The film focuses on Simon (Jesse Eisenberg), a spineless lackey in an oversized suit who struggles through the daily grind of cubicle life in a soulless office, where his work is underappreciated and he is ignored by all and sundry. Into his grey life comes Hannah (Mia Wasikowska), a fresh and vibrant woman who defies the darkness of their colourless world. However, she is at pains to make it clear from the outset that she is nobody’s saviour – Hannah cannot function as the only bright light in a dismal existence, and it is up to Simon to find his own path to self-identity. Simon’s journey is vastly complicated by the intrusion of a brash and successful James into his life – everyone loves James, and at first even Simon is in thrall to him too. He is everything Simon is not – confident, likeable and assured…with the added complication that he is also the exact double of Simon, something only he seems to see. Simon’s journey of self-discovery is thus derailed by James’ appropriation of his dreams and hopes, with vastly better results than Simon has ever managed. As James brings Simon from crisis to crisis, leaving devastation in his path, Simon must question whether any attention is better than the life of anonymity he had previously been experiencing. Is James a better ‘him’, or is he an unredeemable doppelganger, sent to torment his life and usurp his world?
Jesse Eisenberg is faced with the unenviable task of playing two diametrically opposed characters, who happen to star in almost every scene together – and it is a feat he manages with considerable aplomb. His downcast features perfectly encapsulate Simon’s crushed hopes and spiritless mentality, while at the same time the smug smirk and cocky manner he has previously used to such great effect just as equally embodies the charismatic and self-satisfied character of James. Ably abetted by a deep and emotional performance from Wasikowska as Hannah, Eisenberg’s Simon and James are immediately recognisable as separate people – no easy feat when someone has ‘stolen your face’. Ayoade has also coaxed subtle performances from the supporting cast; the always-gratifying Wallace Shawn as Simon’s kinetic boss Mr. Papadopoulos and the beautiful Yasmin Paige, making a welcome return to Ayoade’s template as the bored Melanie Papadopoulos, shine in particular. As is generally the case in British film, Ayoade’s comedy friends make brief appearances – popping up in odd places for the occasional giggle, though thankfully never stealing scenes as superfluous cameos…there is no silly Anchorman-style redundant humour to be found in Ayoade’s world.

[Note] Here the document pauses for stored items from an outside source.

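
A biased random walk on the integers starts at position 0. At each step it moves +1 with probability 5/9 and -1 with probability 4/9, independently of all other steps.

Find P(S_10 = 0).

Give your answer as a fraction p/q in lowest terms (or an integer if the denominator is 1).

Answer: 89600000/387420489

Derivation:
To reach position 0 after 10 steps: need 5 steps of +1 and 5 steps of -1.
Number of such sequences: C(10,5) = 252
Each has probability (5/9)^5 · (4/9)^5 = 3200000/3486784401
P = 252 · 3200000/3486784401 = 89600000/387420489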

Those expecting the romantic warmth of Submarine, Ayoade’s previous movie, are likely to be disappointed, as The Double focuses more heavily on the absence of meaning than the restorative powers of love. That’s not to say that this is a movie without hope, though, and Ayoade is at pains to differentiate his interpretation from Dostoyevsky’s gloomy outlook on the possibility of humanity in crushing systems of bureaucracy. In this, Ayoade proves himself to be taking the surrealist mantle from Terry Gilliam in terms of escape from dystopia: in the end, no matter how soulless humanity may appear, it only takes one real connection to make the difference. A solid exploration of the path to identity from an exciting and innovative director, The Double manages the very great task of making terrifying dystopian futures feel very present, whilst ensuring we can still occasionally laugh about our impending doom.